MS: Do you have any advice for separation scientists at the beginning of their careers?

HC: Yes. I have a number of thoughts on this that I figured out over the years. First, you must never stop learning and teaching. This is important because it keeps you questioning some of the basics about the science and makes you listen to yourself and others. Next, there is no “normal” path to a career. It is highly influenced by the projects and people who surround you. “Normal” is a setting on a washing machine or dryer. I have also found that there are essentially three ingredients to a successful career: intelligence, hard work, and luck. For most situations, two out of three don’t make it. Finally, I have found that practising good time management is a skill that develops over time but is absolutely critical for success; time is the only commodity you can never get back.

References

H.J. Cortes, Ed., Multidimensional Chromatography Techniques and Applications (Marcel Dekker, N.Y., USA, 1990).

H.J. Cortes, in Microbore Column Chromatography, F. Yang, Ed. (Marcel Dekker N.Y., USA, 1988), p. 212.

H.J. Cortes and I. L. Davies, LC/GC, 3, 276 (1989).

M. Pursch, A. Schweizer-Theobaldt, H. Cortes, H. Schulenberg, A. Gratzfeld, and B. Hoffmann, LCGC Europe21, 152–159 (2008).

B. Gu, H.J. Cortes, J. Luong, M. Pursch, P. Eckerle, and R. Mustacich, Anal. Chem.81, 1488–1495 (2009).

 


Hernan J. Cortes
joined Dow in Midland, Michigan, USA, in 1978 as an analytical chemist and held a number of positions in various analytical sciences groups including polymer characterization, inorganic analysis, organic analysis, agricultural chemicals, and pharmaceuticals, eventually becoming technical leader for the global organization. Hernan’s technology expertise lies in separation science, with an emphasis on gas, liquid, supercritical, and multidimensional chromatography development.

He retired from Dow in 2009 and formed Hernan J. Cortes Consulting, LLC., providing services in separation science. He is an Adjunct Professor at the University of Tasmania, Hobart, Australia. He is currently performing research with Michigan State University, USA and the University of Messina, Italy.

Hernan is the author of over 80 external publications in peer-reviewed journals, 17 patents, and editor of the first ever book on the subject of Multidimensional Chromatography (3,4).

Hernan holds a B.S. in chemistry from Florida International University, Miami, USA, and a Ph.D. in analytical chemistry from the University of Stockholm, Sweden.

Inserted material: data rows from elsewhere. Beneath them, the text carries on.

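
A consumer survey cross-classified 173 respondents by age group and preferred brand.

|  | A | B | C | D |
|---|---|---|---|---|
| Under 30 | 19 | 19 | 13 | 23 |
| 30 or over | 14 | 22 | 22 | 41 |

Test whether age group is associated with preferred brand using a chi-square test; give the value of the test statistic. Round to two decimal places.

4.84

Row totals: 74, 99. Column totals: 33, 41, 35, 64. Grand total N = 173.
Expected counts (row total × column total / N):
  Under 30, A: 74×33/173 = 14.116
  Under 30, B: 74×41/173 = 17.538
  Under 30, C: 74×35/173 = 14.971
  Under 30, D: 74×64/173 = 27.376
  30 or over, A: 99×33/173 = 18.884
  30 or over, B: 99×41/173 = 23.462
  30 or over, C: 99×35/173 = 20.029
  30 or over, D: 99×64/173 = 36.624
Contributions (O − E)²/E:
  (19 − 14.116)²/14.116 = 1.6898
  (19 − 17.538)²/17.538 = 0.1219
  (13 − 14.971)²/14.971 = 0.2595
  (23 − 27.376)²/27.376 = 0.6995
  (14 − 18.884)²/18.884 = 1.2632
  (22 − 23.462)²/23.462 = 0.0911
  (22 − 20.029)²/20.029 = 0.1940
  (41 − 36.624)²/36.624 = 0.5229
χ² = 1.6898 + 0.1219 + 0.2595 + 0.6995 + 1.2632 + 0.0911 + 0.1940 + 0.5229 = 4.84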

Mark R. Schure is Chief Technology Officer of Kroungold Analytical, a consulting company he founded in 2012. He received his B.S. from Northeastern University, his Ph.D. from Colorado State University, and performed his postdoctoral study at the University of Utah. He joined the science group at Digital Equipment Corporation in 1984 and performed research at the Rohm and Haas Company for 23 years in computational, physical, and analytical chemistry research.

He has been Adjunct Professor of Chemical Engineering at the University of Delaware since 1995. His contributions to separation science include performing detailed theory, simulations, and experimental investigations in liquid chromatography (LC), capillary electrophoresis (CE), and field-flow fractionation (FFF). He has published over 100 papers, one book on two-dimensional (2D) chromatography, and has presented numerous short courses on 2D chromatography.